Why do I need to temper my chocolate?
There are two types of chocolate which can be used for baking, cooking or melting, real chocolate and compound.
When you are buying chocolate from the supermarket, it has already been tempered and therefore looks shiny, hard and snaps crisply when broken. However, once you melt it, in order for it to return to a shiny hard appearance and texture, you must temper it again.
Most likely you will only need to temper real chocolate at home if you are making your own chocolates using chocolate moulds or wanting to give your desserts a glossy hard chocolate finish. Tempering will ensure that your chocolate regains its shine and prevents it from appearing cloudy or blotchy when finally set.
So what happens once tempered chocolate is melted?

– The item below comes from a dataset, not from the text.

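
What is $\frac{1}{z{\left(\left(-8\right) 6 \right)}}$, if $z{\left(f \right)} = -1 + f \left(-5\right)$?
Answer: $\frac{1}{239} \approx 0.0041841$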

The cocoa butter crystals are in suspension with the cocoa solids until the chocolate is warmed. Once you have warmed the chocolate, this suspension is broken and when the chocolate cools, the cocoa butter crystals rise to the top, making white streaks on the tops of your chocolate sweets. This is called ‘blooming’. It won’t affect the flavour, but it doesn’t look very good!
Tempering returns the cocoa butter crystals to suspension within the chocolate and produces a chocolate with a deep shiny gloss.
This is the simplest way of tempering chocolate at home:
Kitchen utensils required (ideally)
- Double boiler, or a saucepan and heat proof bowl to fit snugly on top of the open saucepan
- Candy thermometer
- Rubber spatula
- Coarsely chop the amount of chocolate your recipe specifies
- Place ⅔ of the chocolate in a double boiler over gently simmering water. Ensure the water does not touch the bottom of the double boiler or your chocolate may overheat and lose its shine and smoothness
- Melt the chocolate until the temperature reaches 45°C on a cooking thermometer
- Remove the chocolate from the heat and stir in the remaining chocolate; stir with a spatula from time to time
- Keep stirring the melted chocolate until it cools down to 27°C, and return to the heat stirring gently until the chocolate reaches 32°C
- Once the chocolate is smooth and shiny, it is ready to be used for chocolate curls, as coating or poured into chocolate moulds.